The move is likely welcome news to both Uber users and even employees, some of whom had expressed publicly their dissatisfaction with Kalanick’s relationship to Trump. In an internal email obtained by the New York Times, Kalanick reportedly told employees that his participation in the council “was not meant to be an endorsement of the president or his agenda,” but was “unfortunately” interpreted in that way. An independent organization of Uber drivers based in NYC also said in an email to TechCrunch they were “heartened” that the Uber founder did step down after it launched a petition asking the CEO to do so early on Thursday.
In an earlier response to Trump’s executive order on immigration shared via Facebook, Kalanick expressed his intent to bring concerns regarding the nature of the order to Trump’s attention at the meeting happening Friday:
While every government has their own immigration controls, allowing people from all around the world to come here and make America their home has largely been the U.S.’s policy since its founding. That means this ban will impact many innocent people—an issue that I will raise this coming Friday when I go to Washington for President Trump’s first business advisory group meeting.Kalanick won’t be able to do that any longer, now that he’s no longer a member of the board, but in his internal email today he noted that he “spoke briefly with the President about the immigration executive order and its issues for our community” while also letting him know that he’d no longer be a part of the council.
Here’s the full text of the memo shared internally by Kalanick with Uber employees, obtained by TechCrunch:
Earlier today I spoke briefly with the President about the immigration executive order and its issues for our community. I also let him know that I would not be able to participate on his economic council. Joining the group was not meant to be an endorsement of the President or his agenda but unfortunately it has been misinterpreted to be exactly that.I spent a lot of time thinking about this and mapping it to our values. There are a couple that are particularly relevant:
Inside Out – The implicit assumption that Uber (or I) was somehow endorsing the Administration’s agenda has created a perception-reality gap between who people think we are, and who we actually are.

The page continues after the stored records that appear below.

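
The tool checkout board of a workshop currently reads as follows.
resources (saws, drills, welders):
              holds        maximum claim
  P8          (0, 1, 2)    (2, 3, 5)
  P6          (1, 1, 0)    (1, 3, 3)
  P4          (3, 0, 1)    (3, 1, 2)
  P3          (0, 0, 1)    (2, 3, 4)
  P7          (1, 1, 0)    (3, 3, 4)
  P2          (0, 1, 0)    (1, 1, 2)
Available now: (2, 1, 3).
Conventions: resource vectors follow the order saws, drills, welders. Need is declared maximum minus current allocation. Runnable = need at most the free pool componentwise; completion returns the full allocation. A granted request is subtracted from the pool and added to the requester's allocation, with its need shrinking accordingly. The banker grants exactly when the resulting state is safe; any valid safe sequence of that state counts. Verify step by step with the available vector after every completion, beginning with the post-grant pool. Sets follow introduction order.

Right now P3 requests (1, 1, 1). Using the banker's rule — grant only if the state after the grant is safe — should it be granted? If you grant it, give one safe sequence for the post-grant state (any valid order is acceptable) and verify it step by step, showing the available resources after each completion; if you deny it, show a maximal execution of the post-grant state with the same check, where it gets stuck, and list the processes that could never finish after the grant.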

Just Change – We must believe that the actions we take ultimately move the ball forward. There are many ways we will continue to advocate for just change on immigration but staying on the council was going to get in the way of that. The executive order is hurting many people in communities all across America. Families are being separated, people are stranded overseas and there’s a growing fear the U.S. is no longer a place that welcomes immigrants.
Immigration and openness to refugees is an important part of our country’s success and quite honestly to Uber’s. I am incredibly proud to work directly with people like Thuan and Emil, both of whom were refugees who came here to build a better life for themselves. I know it has been a tough week for many of you and your families, as well as many thousands of drivers whose stories are heartfelt and heart-wrenching.
Please know, your questions and stories on Tuesday, along with what I heard from drivers, have kept me resilient and reminded me of one of our most essential cultural values, Be Yourself. We will fight for the rights of immigrants in our communities so that each of us can be who we are with optimism and hope for the future.